Previous to 1990 I made my living as a land surveyor and civil engineering technician. I began playing old-time southern fiddle music in 1974 and that led to an interest in violins. I’d always been handy with various woodworking projects from furniture to building a 17′ sloop. In 1978 I had a bow rehaired by the bow maker at the local music store. I was so impressed with the transformation of that old violin bow that I inquired about the training involved in getting into the business.
As a result I attended the string instrument repair course at Red Wing (Minnesota) Technical College from 1978-79. Throughout the 80’s I did occasional repair work on violins and bows, keeping the more secure job of surveying. In 1990 I finally decided to make the leap and attended two sessions of bow making instruction with bow maker William Salchow at the University of New Hampshire. In the fall of 1990 I began bow making full-time. It worked!

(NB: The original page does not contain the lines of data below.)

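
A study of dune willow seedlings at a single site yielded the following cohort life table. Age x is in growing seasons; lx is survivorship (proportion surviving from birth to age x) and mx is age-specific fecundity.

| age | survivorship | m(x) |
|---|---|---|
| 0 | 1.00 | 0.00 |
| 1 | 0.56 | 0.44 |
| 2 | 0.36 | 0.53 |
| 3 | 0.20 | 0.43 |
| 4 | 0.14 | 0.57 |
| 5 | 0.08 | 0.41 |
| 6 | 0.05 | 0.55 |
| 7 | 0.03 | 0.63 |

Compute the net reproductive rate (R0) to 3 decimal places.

lx·mx by age: 0, 0.2464, 0.1908, 0.086, 0.0798, 0.0328, 0.0275, 0.0189
R0 = Σ lx·mx = 0.6822 → 0.682

0.682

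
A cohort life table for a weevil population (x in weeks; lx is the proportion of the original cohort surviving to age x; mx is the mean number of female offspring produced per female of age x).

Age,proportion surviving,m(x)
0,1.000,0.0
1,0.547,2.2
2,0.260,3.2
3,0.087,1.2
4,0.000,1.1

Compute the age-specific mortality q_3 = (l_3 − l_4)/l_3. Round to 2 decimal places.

1.00

q_3 = (l_3 − l_4) / l_3 = (0.087 − 0) / 0.087
     = 0.087 / 0.087 = 1 → 1.00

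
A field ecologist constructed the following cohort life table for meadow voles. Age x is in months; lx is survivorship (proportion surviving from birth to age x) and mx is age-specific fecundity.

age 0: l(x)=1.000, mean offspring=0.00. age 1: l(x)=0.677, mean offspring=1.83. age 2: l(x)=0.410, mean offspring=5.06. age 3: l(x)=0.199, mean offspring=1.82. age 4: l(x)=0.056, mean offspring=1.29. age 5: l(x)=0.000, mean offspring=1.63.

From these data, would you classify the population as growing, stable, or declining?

growing

R0 = Σ lx·mx = 0 + 1.23891 + 2.0746 + 0.36218 + 0.07224 + 0 = 3.74793
R0 > 1, so the population is growing.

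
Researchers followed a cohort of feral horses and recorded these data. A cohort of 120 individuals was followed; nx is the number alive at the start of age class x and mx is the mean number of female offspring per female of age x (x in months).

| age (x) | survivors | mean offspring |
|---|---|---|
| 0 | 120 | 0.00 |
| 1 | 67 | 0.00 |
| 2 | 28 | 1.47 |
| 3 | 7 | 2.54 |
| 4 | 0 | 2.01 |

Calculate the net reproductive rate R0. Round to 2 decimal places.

lx = nx/n0 = nx/120: 1, 0.55833…, 0.23333…, 0.05833…, 0
lx·mx by age: 0, 0, 0.343…, 0.148167…, 0
R0 = Σ lx·mx = 0.491167… → 0.49

0.49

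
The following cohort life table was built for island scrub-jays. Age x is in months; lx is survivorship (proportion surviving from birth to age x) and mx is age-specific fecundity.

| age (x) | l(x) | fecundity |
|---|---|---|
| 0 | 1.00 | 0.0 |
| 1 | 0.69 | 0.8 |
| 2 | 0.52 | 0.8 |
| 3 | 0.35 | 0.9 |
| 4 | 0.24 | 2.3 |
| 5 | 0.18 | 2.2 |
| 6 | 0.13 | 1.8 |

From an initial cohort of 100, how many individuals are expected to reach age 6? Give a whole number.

Expected survivors = N0 · l_6 = 100 × 0.13 = 13 → 13

13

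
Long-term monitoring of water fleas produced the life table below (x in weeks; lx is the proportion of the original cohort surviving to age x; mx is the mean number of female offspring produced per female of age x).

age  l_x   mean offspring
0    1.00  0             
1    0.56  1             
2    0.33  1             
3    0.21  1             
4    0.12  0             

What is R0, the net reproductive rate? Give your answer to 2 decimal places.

1.10

lx·mx by age: 0, 0.56, 0.33, 0.21, 0
R0 = Σ lx·mx = 1.1 → 1.10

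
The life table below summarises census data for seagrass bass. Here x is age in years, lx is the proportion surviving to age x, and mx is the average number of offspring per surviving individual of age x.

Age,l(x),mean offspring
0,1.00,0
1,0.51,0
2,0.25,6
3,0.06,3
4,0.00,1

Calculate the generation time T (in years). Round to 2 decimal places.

2.11

lx·mx: 0, 0, 1.5, 0.18, 0 → R0 = 1.68
x·lx·mx: 0, 0, 3, 0.54, 0 → Σ = 3.54
T = 3.54 / 1.68 = 2.107143… → 2.11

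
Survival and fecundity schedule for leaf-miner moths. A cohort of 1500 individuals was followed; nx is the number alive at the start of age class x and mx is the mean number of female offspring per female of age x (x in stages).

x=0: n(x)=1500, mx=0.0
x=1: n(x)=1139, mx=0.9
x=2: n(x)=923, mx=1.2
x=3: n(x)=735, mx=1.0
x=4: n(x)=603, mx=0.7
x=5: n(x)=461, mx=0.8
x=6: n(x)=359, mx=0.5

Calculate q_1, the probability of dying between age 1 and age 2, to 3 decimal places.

0.190

lx = nx/n0 = nx/1500: 1, 0.75933…, 0.61533…, 0.49, 0.402, 0.30733…, 0.23933…
q_1 = (l_1 − l_2) / l_1 = (0.759333… − 0.615333…) / 0.759333…
     = 0.144… / 0.759333… = 0.18964… → 0.190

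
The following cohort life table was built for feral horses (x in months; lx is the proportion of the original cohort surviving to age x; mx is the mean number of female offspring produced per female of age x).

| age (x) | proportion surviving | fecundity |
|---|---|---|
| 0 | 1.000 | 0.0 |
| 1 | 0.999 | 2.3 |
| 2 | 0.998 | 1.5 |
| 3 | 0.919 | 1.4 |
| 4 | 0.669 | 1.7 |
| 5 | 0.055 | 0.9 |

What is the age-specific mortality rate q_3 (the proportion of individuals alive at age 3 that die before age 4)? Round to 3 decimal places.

q_3 = (l_3 − l_4) / l_3 = (0.919 − 0.669) / 0.919
     = 0.25 / 0.919 = 0.272035… → 0.272

0.272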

By the mid 90’s I had been successful in placing bows with some of the best players in the world. I continue to serve musicians around the world and am happy to be working in a trade that is tremendously satisfying and infinitely challenging. I’ll never learn all there is about this fascinating craft, which insures a never-ending interest in it. Every summer since 1996 I’ve attended a two-week workshop at Oberlin College where bow makers from around the world get together and swap techniques and ideas and share close camaraderie.